Tarih: 02.03.2018 18:33

İçimizdekiler!..

Facebook Twitter Linked-in

Zeytin Dalı operasyonu başarıyla devam ediyor. Bu zamana kadar zayıf ve güçsüz gördükleri kendilerinden olmayan Müslüman ülkelerin kanını emen, yer altı yer üstü kaynaklarını sömüren küresel güçlerin, Türkiye’nin güney sınırlarında bir terör koridoru açıp yapay bir devletçik üretme hayalleri her geçen gün iyice hız kazanıyor. Türkiye oynanan oyunları birer birer bozuyor. Batılılar, geçtiğimiz yüzyılda Osmanlı’ya taktıkları “Hasta adam” nitelemesini bize de uygulamaya çalışıyor.

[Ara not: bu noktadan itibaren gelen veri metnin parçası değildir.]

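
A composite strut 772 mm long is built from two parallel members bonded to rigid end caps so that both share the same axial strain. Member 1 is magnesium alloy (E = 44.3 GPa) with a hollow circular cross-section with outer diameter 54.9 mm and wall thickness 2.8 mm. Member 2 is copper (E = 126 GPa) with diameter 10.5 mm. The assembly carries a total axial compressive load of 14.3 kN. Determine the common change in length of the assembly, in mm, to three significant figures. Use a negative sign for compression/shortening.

A_1 = 458.3 mm².
A_2 = 86.59 mm².
Equal strain + equilibrium ⇒ each member carries load in proportion to AE: A₁E₁ = 20300000 N, A₂E₂ = 10910000 N, ΣAE = 31210000 N.
δ = PL/ΣAE = -14300·772/31210000 = -0.3537 mm.

-0.354 mm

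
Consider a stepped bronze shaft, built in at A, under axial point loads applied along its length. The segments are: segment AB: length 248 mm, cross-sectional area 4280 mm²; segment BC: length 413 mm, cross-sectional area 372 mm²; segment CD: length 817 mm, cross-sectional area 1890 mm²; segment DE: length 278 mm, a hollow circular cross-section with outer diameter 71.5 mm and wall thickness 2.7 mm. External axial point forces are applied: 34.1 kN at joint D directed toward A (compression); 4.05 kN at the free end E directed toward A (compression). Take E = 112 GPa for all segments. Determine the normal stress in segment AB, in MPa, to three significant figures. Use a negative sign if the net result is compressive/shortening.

-8.91 MPa

Internal axial forces (sectioning from the free end, tension +): N_DE = -4.05 kN, N_CD = -38.15 kN, N_BC = -38.15 kN, N_AB = -38.15 kN.
σ_AB = N_AB/A_AB = -38150/4280 = -8.914 MPa.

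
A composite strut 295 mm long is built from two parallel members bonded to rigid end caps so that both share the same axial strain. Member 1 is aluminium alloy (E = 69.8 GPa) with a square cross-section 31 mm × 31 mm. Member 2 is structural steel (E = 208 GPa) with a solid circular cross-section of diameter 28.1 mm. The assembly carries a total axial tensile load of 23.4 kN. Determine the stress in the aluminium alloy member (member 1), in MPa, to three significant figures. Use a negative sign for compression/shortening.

8.33 MPa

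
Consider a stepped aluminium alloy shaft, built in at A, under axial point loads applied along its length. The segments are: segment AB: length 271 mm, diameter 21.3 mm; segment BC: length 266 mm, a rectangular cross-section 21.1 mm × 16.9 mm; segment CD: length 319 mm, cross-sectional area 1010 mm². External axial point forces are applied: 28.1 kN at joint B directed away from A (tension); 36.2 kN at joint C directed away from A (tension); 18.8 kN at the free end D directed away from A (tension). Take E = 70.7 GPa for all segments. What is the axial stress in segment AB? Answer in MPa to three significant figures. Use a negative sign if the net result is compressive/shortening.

233 MPa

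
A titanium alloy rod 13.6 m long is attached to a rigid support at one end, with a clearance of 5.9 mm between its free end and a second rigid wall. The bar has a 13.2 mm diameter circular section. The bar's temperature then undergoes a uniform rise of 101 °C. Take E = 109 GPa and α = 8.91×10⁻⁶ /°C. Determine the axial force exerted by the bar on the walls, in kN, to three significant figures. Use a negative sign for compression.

Free thermal expansion αLΔT = 8.91e-6 · 13600 · 101 = 12.24 mm.
The walls engage after the gap closes; constrained expansion = 12.24 − 5.9 = 6.339 mm.
The walls impose strain ε = −(6.339)/13600 = -4.6609e-04; σ = Eε = 109000 · -4.6609e-04 = -50.8 MPa.
Wall reaction R = σ·A = -50.8·136.8 = -6952 N = -6.952 kN.

-6.95 kN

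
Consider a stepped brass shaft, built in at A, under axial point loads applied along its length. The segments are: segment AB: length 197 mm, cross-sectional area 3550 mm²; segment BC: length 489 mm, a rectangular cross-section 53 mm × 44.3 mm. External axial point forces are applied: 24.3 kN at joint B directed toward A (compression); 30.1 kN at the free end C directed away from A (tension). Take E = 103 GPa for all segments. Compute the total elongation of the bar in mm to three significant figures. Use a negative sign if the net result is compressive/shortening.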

Sürekli büyüyen, gelişen ve bağımlılıktan kurtulan kendi tankını, topunu, gemisini yapan bir Türkiye istemiyorlar. Bunu anlayabiliyoruz. Çünkü bütün kazanımlarını başkasını sömürerek elde etmiş olan Batı, kendisine bağımlı olmaktan kurtulma çabası içerisinde olan bir Türkiye’yi arzu etmeyecektir.

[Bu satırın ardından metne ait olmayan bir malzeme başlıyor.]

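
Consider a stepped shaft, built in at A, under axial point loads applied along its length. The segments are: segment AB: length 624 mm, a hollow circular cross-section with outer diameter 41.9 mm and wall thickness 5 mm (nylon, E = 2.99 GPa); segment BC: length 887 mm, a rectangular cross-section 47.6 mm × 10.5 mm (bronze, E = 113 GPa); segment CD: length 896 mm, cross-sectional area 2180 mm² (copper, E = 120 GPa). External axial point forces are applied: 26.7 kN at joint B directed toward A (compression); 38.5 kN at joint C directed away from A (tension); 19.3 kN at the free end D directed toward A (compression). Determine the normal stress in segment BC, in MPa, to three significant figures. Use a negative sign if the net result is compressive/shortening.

Internal axial forces (sectioning from the free end, tension +): N_CD = -19.3 kN, N_BC = 19.2 kN, N_AB = -7.5 kN.
A_BC = 499.8 mm².
σ_BC = N_BC/A_BC = 19200/499.8 = 38.42 MPa.

38.4 MPa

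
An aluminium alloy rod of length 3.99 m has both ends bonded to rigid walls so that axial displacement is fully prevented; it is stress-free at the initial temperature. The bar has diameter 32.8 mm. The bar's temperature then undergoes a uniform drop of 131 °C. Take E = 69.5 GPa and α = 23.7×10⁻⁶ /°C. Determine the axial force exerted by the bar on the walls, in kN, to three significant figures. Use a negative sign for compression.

Free thermal expansion αLΔT = 23.7e-6 · 3990 · -131 = -12.39 mm.
The walls impose strain ε = −(-12.39)/3990 = 3.1047e-03; σ = Eε = 69500 · 3.1047e-03 = 215.8 MPa.
Wall reaction R = σ·A = 215.8·845 = 182300 N = 182.3 kN.

182 kN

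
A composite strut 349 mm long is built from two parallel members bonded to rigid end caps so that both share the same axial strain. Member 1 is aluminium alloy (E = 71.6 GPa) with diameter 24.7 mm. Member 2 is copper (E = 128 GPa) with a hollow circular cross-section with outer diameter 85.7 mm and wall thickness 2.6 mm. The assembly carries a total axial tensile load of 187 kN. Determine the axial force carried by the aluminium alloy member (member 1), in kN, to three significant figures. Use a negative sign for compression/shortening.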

Ancak içerideki bazı kesimlerin adeta Batılı merkezlerin siyasal sözcüsüymüş gibi davranmaları bizi üzüyor. Hani derler ya, ‘Ağaca balta vurmuşlar; sapı bendendir’ demiş. Balta darbelerine maruz kaldığı halde, baltanın verdiği acıdan çok sapının kendisinden olmasına yanmış ağaç. Bunun gibi Mehmetçiğimiz, polisimiz, sivil vatandaşımız, kadın-erkek, çoluk-çocuk denilmeden terör örgütünün alçakça eylemleriyle şehit edilirken “barış” kelimesini ağzına almayanlar, terörü ve teröristi bir kere bile lanetlemeyenler, Zeytin Dalı operasyonu başladığından beri barış havarisi kesildiler. Tamamen Batıyla senkronize hareket ediyor gibiler. Mesela, geçmişte farklı coğrafyalarda yapılmış insan hakları ihlallerine ait fotoğraf ve videoları kullanarak Mehmetçik aleyhine kara propaganda yapıyor; bölgede sivil vatandaşların zarar görmemesi için hassasiyetle davranan Mehmetçiği yıpratmaya çalışıyorlar.

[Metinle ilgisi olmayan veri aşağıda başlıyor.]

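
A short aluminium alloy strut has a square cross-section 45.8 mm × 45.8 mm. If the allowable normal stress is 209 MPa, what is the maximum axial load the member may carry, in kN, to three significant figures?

438 kN

A = 2098 mm².
P_max = σ_allow · A = 209 · 2098 = 438400 N = 438.4 kN.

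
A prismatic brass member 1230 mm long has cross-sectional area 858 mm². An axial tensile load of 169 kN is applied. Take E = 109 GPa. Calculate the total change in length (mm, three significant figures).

2.22 mm

δ_mech = NL/(AE) = 169000·1230/(858·109000) = 2.223 mm.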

İşte tam da böyle zamanlarda kimin ak, kimin kara, kimin yerli, kimin yabancı olduğu ortaya çıkıyor.

Başta ABD ve Rusya olmak üzere Ortadoğu’da kandan beslenen devletler ve çok uluslu şirketler Müslüman coğrafyasına musallat olmuş durumda. Bunlar bu coğrafyadaki piyonlarının eliyle bölgede uzun zamandan beridir tam anlamıyla bir savaş atmosferi oluşturmuşken, onlara karşı içimizdeki anlaşmazlıkları bir kenara bırakıp birlikte hareket edemeyişimiz nasıl izah edilebilir ki? Hangi feraset ve hangi basiretle açıklanabilir?

Algı operasyonlarının en mühim savaşlardan daha etkili bir silah olduğu biliniyor. Ve bilinen bir şey daha var o da, Medya gücünü elinde bulunduranın, algı operasyonlarında daha etkili olduğu. Şimdi, hiçbirimiz savaş meydanlarında bulunmuyoruz. Barış masalarında da vatandaş olarak bizler yokuz. Sadece medyanın bakmamızı istediği noktaya bakıyor ve onun verdiği, bizim de hiçbir şekilde doğrulayamadığımız malumatlarla yetiniyoruz.

Fakat detaylarda olandan daha mühim bir şey var. Bizim kendileriyle aynı inancı taşımadığımız devletler, NATO ve AB hiçbir zaman bize dost olmayacak, Müslümanların müreffeh olması için de kılını kıpırdatmayacaktır.

Onlar bugün buradalarsa bu mutlaka, onların menfaatine ve Müslümanlar olarak bizim aleyhimizedir. Bu görebilmek gerek.

Yeni bir yazıda birlikte olmak dileğiyle Allah’a emanet olunuz.